Outside of a very narrow range of safety- or otherwise ultra-critical systems, no-one is designing for actual guarantees of performance attributes like throughput or latency. The compromises involved in guarantees are just too high in terms of over-provisioning, cost to build and so on.

In large, distributed systems the best we're looking for is statistically acceptable. You can always tailor a workload that will break a guarantee in the real world.

So you engineer with techniques that reduce the likelihood that workloads you have characterized as realistic can be handled with headroom, and you worry about graceful degradation under oversubscription (i.e. maintaining "good-put"). In my experience, that usually comes down to good load-balancing, auto-scaling and load-shedding.

Virtually all of the truly bad incidents I've seen in large-scale distributed systems are caused by an inability to recover back to steady-state after some kind of unexpected perturbation.
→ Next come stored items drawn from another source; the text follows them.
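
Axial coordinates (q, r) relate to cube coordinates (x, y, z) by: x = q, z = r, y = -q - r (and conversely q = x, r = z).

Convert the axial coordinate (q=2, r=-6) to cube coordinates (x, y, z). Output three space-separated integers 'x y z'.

x = q = 2
z = r = -6
y = -x - z = -(2) - (-6) = 4

Answer: 2 4 -6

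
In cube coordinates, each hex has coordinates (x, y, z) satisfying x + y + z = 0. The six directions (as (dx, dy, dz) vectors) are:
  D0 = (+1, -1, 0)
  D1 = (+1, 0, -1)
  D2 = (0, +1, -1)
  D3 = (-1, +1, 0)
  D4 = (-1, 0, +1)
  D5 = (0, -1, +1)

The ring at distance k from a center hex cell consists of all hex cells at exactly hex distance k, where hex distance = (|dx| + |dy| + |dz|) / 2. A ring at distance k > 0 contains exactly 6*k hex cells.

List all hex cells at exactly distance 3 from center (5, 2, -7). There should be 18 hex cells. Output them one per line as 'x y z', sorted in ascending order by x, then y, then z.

Walk ring at distance 3 from (5, 2, -7):
Start at center + D4*3 = (2, 2, -4)
  hex 0: (2, 2, -4)
  hex 1: (3, 1, -4)
  hex 2: (4, 0, -4)
  hex 3: (5, -1, -4)
  hex 4: (6, -1, -5)
  hex 5: (7, -1, -6)
  hex 6: (8, -1, -7)
  hex 7: (8, 0, -8)
  hex 8: (8, 1, -9)
  hex 9: (8, 2, -10)
  hex 10: (7, 3, -10)
  hex 11: (6, 4, -10)
  hex 12: (5, 5, -10)
  hex 13: (4, 5, -9)
  hex 14: (3, 5, -8)
  hex 15: (2, 5, -7)
  hex 16: (2, 4, -6)
  hex 17: (2, 3, -5)
Sorted: 18 hexes.

Answer: 2 2 -4
2 3 -5
2 4 -6
2 5 -7
3 1 -4
3 5 -8
4 0 -4
4 5 -9
5 -1 -4
5 5 -10
6 -1 -5
6 4 -10
7 -1 -6
7 3 -10
8 -1 -7
8 0 -8
8 1 -9
8 2 -10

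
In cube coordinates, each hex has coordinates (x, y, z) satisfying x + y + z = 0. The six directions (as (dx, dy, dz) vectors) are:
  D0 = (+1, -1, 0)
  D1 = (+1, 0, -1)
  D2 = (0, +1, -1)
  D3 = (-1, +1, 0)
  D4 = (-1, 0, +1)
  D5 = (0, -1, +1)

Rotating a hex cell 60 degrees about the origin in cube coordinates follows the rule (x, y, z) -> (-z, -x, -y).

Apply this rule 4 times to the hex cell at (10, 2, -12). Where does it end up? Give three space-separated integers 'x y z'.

Start: (10, 2, -12)
Step 1: (10, 2, -12) -> (-(-12), -(10), -(2)) = (12, -10, -2)
Step 2: (12, -10, -2) -> (-(-2), -(12), -(-10)) = (2, -12, 10)
Step 3: (2, -12, 10) -> (-(10), -(2), -(-12)) = (-10, -2, 12)
Step 4: (-10, -2, 12) -> (-(12), -(-10), -(-2)) = (-12, 10, 2)

Answer: -12 10 2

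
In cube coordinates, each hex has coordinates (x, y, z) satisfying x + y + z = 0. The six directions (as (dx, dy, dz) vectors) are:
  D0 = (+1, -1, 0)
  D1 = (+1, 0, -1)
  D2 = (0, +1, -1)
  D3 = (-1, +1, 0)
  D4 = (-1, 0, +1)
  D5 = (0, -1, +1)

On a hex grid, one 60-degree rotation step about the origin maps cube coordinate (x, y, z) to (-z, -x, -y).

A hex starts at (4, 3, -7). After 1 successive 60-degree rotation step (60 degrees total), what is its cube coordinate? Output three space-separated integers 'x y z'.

Answer: 7 -4 -3

Derivation:
Start: (4, 3, -7)
Step 1: (4, 3, -7) -> (-(-7), -(4), -(3)) = (7, -4, -3)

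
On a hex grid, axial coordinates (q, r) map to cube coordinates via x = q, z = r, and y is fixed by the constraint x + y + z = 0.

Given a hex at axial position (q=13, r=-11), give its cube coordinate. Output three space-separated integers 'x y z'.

Answer: 13 -2 -11

Derivation:
x = q = 13
z = r = -11
y = -x - z = -(13) - (-11) = -2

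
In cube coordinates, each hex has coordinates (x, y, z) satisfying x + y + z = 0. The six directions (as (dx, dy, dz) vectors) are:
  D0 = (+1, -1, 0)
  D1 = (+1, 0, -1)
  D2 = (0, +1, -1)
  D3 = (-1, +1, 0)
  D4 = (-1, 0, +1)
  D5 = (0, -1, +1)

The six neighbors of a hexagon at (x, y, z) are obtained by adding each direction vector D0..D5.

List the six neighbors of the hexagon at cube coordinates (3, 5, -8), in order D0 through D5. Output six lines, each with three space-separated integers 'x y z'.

Answer: 4 4 -8
4 5 -9
3 6 -9
2 6 -8
2 5 -7
3 4 -7

Derivation:
Center: (3, 5, -8). Add each direction:
  D0: (3, 5, -8) + (1, -1, 0) = (4, 4, -8)
  D1: (3, 5, -8) + (1, 0, -1) = (4, 5, -9)
  D2: (3, 5, -8) + (0, 1, -1) = (3, 6, -9)
  D3: (3, 5, -8) + (-1, 1, 0) = (2, 6, -8)
  D4: (3, 5, -8) + (-1, 0, 1) = (2, 5, -7)
  D5: (3, 5, -8) + (0, -1, 1) = (3, 4, -7)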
If I had to characterize problem number one, it's bad subscriber-service request patterns that don't provide back pressure appropriately. e.g. subscribers that don't know how to back-off properly and services that don't provide back-pressure. Classical example is a subscriber that retries requests on a static schedule and gives up on requests that have been in-flight "too long", coupled with services that continue to accept requests when oversubscribed.

9 comments

NovemberWhiskey

amw-zero 2 months ago

I think this is less about guarantees and more about understanding behavioral characteristics in response to different loads.

I personally could care less about proving that an endpoint always responds in less than 100ms say, but I care very much about understanding where various saturation points are in my systems, or what values I should set for limits like database connections, or how what the effect of sporadic timeouts are, etc. I think that's more the point of this post (which you see him talk about in other posts on his blog).

NovemberWhiskey 2 months ago
I am not sure that static analysis is ever going to give answers to those questions. I think the best you can hope to do is surface knowledge about the tacit assumptions about dependencies in order to explore their behaviors through simulation or testing.
I think it often boils down to "know when you're going to start queuing, and how you will design the system to bound those queues". If you're not using that principle at design stage then I think you're already cooked.
- amw-zero 2 months ago
  
  Who brought up static analysis?
  I think simulation is definitely a promising direction.
  
  2 replies →

AlotOfReading 2 months ago

It's just realtime programming. I wouldn't say that realtime techniques are limited to a very narrow range of ultra critical systems, given that they encompass everything from the code on your SIM card to games in your steam library.

    In large, distributed systems the best we're looking for is statistically acceptable. You can always tailor a workload that will break a guarantee in the real world.

This is called "soft" realtime.

NovemberWhiskey 2 months ago
"Soft" realtime just means that you have a time-utility function that doesn't step-change to zero at an a priori deadline. Virtually everything in the real world is at least a soft realtime system.
I don't disagree with you that it's a realtime problem, I do however think that "just" is doing a lot of work there.
- AlotOfReading 2 months ago
  
  There are multiple ways to deal with deadline misses for soft systems. Only some of them actually deliver the correct data, just late. A lot of systems will abort the execution and move on with zeros/last computed data instead, or drop the data entirely. A modern network AQM system like CAKE uses both delayed scheduling and intelligent dropping.
  Agreed though, "just" is hiding quite a deep rabbit hole.

bluGill 2 months ago

While you don't need performance guarantees for most things, you still need performance. You can safely let "a small number" of requests "take too long", but if you let "too many" your users will start to complain and go elsewhere. Of course everything in quotes is fuzzy (though sometimes we have very accurate measures for specific things), but you need to meet those requirements even if they are not formal.